Ran is an engaging tale of human disintegration, at both the levels of the individual and of the family. The setup is perhaps a bit heavy-handed, having Hidetora kill the boar as a way to show us his power, but Kurosawa does complicate it with the old man's show of weakness by falling asleep at the circle afterwards. Saburo is drawn with similar complexity, as are a few of the other roles (Lady Sue comes to mind). But it was the more clearly drawn characters who really drew me into this film. Lady Kaede, Tango, Kurogane, even the scheming Jiro and Taro were more compelling. As an epic, what the film really needed was a driving force, and these characters provided it. In a sense, the complicated character of Hidetora spends the majority of the film simply wandering through the landscape of these clearer minds' making.

The film is masterfully made, progressing steadily from the opening scene to the closing. The former is a display of power—men on horseback atop a grass-covered mountain, in the midst of a boar hunt. The latter is a scene of desolation—a lone blind man, feeling his way back from the perilous edge of a ruined castle wall. Kurosawa paces the story continuously down this trajectory, as both Hidetora and his family fall into ruin. In truly tragic style, the end is always clear. Kyoami, the fool and the film's truth-teller, puts it best when he jokingly tells his lord to "hurry, what with hell so near and heaven so far."

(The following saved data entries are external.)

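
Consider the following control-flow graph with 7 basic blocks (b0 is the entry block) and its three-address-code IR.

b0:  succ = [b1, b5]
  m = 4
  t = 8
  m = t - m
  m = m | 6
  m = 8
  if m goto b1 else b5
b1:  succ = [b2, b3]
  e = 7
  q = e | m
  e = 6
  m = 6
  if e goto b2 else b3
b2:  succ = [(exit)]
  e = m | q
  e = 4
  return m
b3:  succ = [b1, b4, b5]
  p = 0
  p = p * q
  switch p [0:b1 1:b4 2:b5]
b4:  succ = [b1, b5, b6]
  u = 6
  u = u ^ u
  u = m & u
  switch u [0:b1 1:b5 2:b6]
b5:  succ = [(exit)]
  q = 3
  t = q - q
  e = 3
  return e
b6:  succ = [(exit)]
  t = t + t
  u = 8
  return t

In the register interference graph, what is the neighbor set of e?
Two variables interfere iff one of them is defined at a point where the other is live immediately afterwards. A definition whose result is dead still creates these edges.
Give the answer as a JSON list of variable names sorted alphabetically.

Answer: ["m", "q", "t"]

Analysis:
def/use:
  b0 def {m,t} use ∅
  b1 def {e,m,q} use {m}
  b2 def {e} use {m,q}
  b3 def {p} use {q}
  b4 def {u} use {m}
  b5 def {e,q,t} use ∅
  b6 def {t,u} use {t}

Liveness:
  live b0: ∅→{m,t}
  live b1: {m,t}→{m,q,t}
  live b2: {m,q}→∅
  live b3: {m,q,t}→{m,t}
  live b4: {m,t}→{m,t}
  live b5: ∅→∅
  live b6: {t}→∅

Interference:
  e: {m,q,t}
  m: {e,p,q,t,u}
  p: {m,q,t}
  q: {e,m,p,t}
  t: {e,m,p,q,u}
  u: {m,t}

N(e) = ["m", "q", "t"]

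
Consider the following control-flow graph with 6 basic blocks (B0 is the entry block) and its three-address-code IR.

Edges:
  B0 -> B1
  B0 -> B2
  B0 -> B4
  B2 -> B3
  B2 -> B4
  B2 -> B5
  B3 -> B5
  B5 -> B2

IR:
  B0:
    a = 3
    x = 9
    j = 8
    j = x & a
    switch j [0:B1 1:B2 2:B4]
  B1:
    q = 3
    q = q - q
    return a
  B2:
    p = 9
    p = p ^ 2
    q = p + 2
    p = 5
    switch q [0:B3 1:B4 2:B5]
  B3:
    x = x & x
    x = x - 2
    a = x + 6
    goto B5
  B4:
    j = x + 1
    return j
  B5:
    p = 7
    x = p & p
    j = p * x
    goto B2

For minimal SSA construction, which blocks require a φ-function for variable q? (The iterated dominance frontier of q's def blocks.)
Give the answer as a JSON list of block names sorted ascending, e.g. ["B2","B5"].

Answer: ["B2", "B4"]

Analysis:
idom tree: B1←B0 B2←B0 B3←B2 B4←B0 B5←B2
Dom at joins:
  B2: preds {B0,B5}: {B0} ∩ {B0,B2,B5} = {B0}; idom=B0
  B4: preds {B0,B2}: {B0} ∩ {B0,B2} = {B0}; idom=B0
  B5: preds {B2,B3}: {B0,B2} ∩ {B0,B2,B3} = {B0,B2}; idom=B2

DF derivation:
  join B2 pred B0: · stop@B0
  join B2 pred B5: B5→B2 stop@B0
  join B4 pred B0: · stop@B0
  join B4 pred B2: B2 stop@B0
  join B5 pred B2: · stop@B2
  join B5 pred B3: B3 stop@B2
  DF(B0)=∅
  DF(B1)=∅
  DF(B2)={B2,B4}
  DF(B3)={B5}
  DF(B4)=∅
  DF(B5)={B2}

φ for q: defs {B1,B2}
  DF⁺ = {B2,B4}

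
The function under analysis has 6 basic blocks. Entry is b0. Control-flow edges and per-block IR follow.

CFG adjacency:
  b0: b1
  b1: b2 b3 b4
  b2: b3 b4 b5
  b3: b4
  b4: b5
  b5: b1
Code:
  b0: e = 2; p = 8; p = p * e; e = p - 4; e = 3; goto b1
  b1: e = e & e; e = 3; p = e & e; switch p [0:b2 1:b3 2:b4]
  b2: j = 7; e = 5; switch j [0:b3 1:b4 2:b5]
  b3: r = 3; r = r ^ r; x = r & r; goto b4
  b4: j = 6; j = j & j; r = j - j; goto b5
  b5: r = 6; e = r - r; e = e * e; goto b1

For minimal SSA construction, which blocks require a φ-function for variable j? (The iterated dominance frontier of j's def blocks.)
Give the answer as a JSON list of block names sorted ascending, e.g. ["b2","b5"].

Answer: ["b1", "b3", "b4", "b5"]

Working:
idom tree: b1←b0 b2←b1 b3←b1 b4←b1 b5←b1
Join-block Dom:
  b1: preds {b0,b5}: {b0} ∩ {b0,b1,b5} = {b0}; idom=b0
  b3: preds {b1,b2}: {b0,b1} ∩ {b0,b1,b2} = {b0,b1}; idom=b1
  b4: preds {b1,b2,b3}: {b0,b1} ∩ {b0,b1,b2} ∩ {b0,b1,b3} = {b0,b1}; idom=b1
  b5: preds {b2,b4}: {b0,b1,b2} ∩ {b0,b1,b4} = {b0,b1}; idom=b1

DF walk-up:
  join b1 pred b0: · stop@b0
  join b1 pred b5: b5→b1 stop@b0
  join b3 pred b1: · stop@b1
  join b3 pred b2: b2 stop@b1
  join b4 pred b1: · stop@b1
  join b4 pred b2: b2 stop@b1
  join b4 pred b3: b3 stop@b1
  join b5 pred b2: b2 stop@b1
  join b5 pred b4: b4 stop@b1
  b0 → ∅
  b1 → {b1}
  b2 → {b3,b4,b5}
  b3 → {b4}
  b4 → {b5}
  b5 → {b1}

φ for j: defs {b2,b4}
  DF⁺ = {b1,b3,b4,b5}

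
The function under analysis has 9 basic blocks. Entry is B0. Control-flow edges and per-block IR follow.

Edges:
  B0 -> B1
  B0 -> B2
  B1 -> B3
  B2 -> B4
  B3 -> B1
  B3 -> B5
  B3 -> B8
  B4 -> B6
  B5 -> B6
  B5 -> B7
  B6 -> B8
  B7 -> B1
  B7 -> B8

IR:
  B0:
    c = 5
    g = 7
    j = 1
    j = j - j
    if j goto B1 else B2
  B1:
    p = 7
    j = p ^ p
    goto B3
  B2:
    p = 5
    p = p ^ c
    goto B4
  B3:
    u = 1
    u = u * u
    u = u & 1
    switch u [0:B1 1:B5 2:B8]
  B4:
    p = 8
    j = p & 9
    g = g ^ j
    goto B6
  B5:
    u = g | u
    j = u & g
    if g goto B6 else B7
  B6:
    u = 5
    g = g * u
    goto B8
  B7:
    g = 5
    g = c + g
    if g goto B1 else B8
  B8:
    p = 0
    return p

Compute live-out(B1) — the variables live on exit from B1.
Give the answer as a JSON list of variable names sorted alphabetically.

Per-block:
  B0: {c,g,j} / ∅
  B1: {j,p} / ∅
  B2: {p} / {c}
  B3: {u} / ∅
  B4: {g,j,p} / {g}
  B5: {j,u} / {g,u}
  B6: {g,u} / {g}
  B7: {g} / {c}
  B8: {p} / ∅

Live sets:
  live B0: ∅→{c,g}
  live B1: {c,g}→{c,g}
  live B2: {c,g}→{g}
  live B3: {c,g}→{c,g,u}
  live B4: {g}→{g}
  live B5: {c,g,u}→{c,g}
  live B6: {g}→∅
  live B7: {c}→{c,g}
  live B8: ∅→∅

live-out(B1) = ["c", "g"]

Answer: ["c", "g"]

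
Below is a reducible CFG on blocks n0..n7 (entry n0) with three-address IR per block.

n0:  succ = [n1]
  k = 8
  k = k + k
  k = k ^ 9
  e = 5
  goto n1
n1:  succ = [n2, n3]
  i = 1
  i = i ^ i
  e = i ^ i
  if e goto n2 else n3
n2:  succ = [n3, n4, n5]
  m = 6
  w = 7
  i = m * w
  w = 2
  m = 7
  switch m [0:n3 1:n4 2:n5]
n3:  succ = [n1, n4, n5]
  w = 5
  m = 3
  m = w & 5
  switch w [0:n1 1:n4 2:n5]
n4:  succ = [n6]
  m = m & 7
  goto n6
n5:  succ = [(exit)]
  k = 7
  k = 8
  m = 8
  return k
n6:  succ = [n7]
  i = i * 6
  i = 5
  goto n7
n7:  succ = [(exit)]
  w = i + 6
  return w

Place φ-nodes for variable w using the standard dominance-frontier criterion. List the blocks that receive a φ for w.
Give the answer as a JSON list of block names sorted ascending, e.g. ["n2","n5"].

idom tree: n1←n0 n2←n1 n3←n1 n4←n1 n5←n1 n6←n4 n7←n6
Join-block Dom:
  n1: preds {n0,n3}: {n0} ∩ {n0,n1,n3} = {n0}; idom=n0
  n3: preds {n1,n2}: {n0,n1} ∩ {n0,n1,n2} = {n0,n1}; idom=n1
  n4: preds {n2,n3}: {n0,n1,n2} ∩ {n0,n1,n3} = {n0,n1}; idom=n1
  n5: preds {n2,n3}: {n0,n1,n2} ∩ {n0,n1,n3} = {n0,n1}; idom=n1

DF walk-up:
  n1←n0: walk · to n0
  n1←n3: walk n3→n1 to n0
  n3←n1: walk · to n1
  n3←n2: walk n2 to n1
  n4←n2: walk n2 to n1
  n4←n3: walk n3 to n1
  n5←n2: walk n2 to n1
  n5←n3: walk n3 to n1
  DF(n0)=∅
  DF(n1)={n1}
  DF(n2)={n3,n4,n5}
  DF(n3)={n1,n4,n5}
  DF(n4)=∅
  DF(n5)=∅
  DF(n6)=∅
  DF(n7)=∅

φ for w: defs {n2,n3,n7}
  DF⁺ = {n1,n3,n4,n5}

Answer: ["n1", "n3", "n4", "n5"]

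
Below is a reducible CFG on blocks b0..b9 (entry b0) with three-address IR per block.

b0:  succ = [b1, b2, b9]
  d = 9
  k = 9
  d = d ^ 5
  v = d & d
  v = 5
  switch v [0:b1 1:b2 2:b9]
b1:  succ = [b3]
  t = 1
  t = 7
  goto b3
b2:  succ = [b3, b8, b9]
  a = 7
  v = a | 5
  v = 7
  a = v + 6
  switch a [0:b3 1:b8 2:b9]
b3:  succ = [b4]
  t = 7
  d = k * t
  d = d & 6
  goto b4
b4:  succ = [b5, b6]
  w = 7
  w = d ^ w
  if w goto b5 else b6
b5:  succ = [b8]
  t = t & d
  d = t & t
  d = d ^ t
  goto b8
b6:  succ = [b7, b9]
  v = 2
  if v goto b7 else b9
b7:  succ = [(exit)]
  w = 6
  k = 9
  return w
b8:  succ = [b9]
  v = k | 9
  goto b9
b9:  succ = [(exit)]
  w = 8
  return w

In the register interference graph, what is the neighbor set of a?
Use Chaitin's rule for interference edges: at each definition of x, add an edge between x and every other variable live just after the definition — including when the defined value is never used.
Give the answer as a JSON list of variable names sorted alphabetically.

def/use:
  b0: def={d,k,v} ue=∅
  b1: def={t} ue=∅
  b2: def={a,v} ue=∅
  b3: def={d,t} ue={k}
  b4: def={w} ue={d}
  b5: def={d,t} ue={d,t}
  b6: def={v} ue=∅
  b7: def={k,w} ue=∅
  b8: def={v} ue={k}
  b9: def={w} ue=∅

Liveness:
  b0: in=∅ out={k}
  b1: in={k} out={k}
  b2: in={k} out={k}
  b3: in={k} out={d,k,t}
  b4: in={d,k,t} out={d,k,t}
  b5: in={d,k,t} out={k}
  b6: in=∅ out=∅
  b7: in=∅ out=∅
  b8: in={k} out=∅
  b9: in=∅ out=∅

Interfere edges:
  a↔{k}
  d↔{k,t,w}
  k↔{a,d,t,v,w}
  t↔{d,k,w}
  v↔{k}
  w↔{d,k,t}

N(a) = ["k"]

Answer: ["k"]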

The lingering question of the film is "Why?" What character trait is it that causes Hidetora's world to fall apart? Is it Hidetora's vanity, his impulsiveness? The naked ambition of his sons? The vengeance inspired by his cruelty? I think the answer is that it's all of these things, and in a greater sense, none of them. What the film shows is that his empire is a fragile, complicated structure, held together with little more than his own will and the calcification of custom. When he pulls himself out, like a linchpin, the entire assemblage disintegrates into the Chaos of the film's title.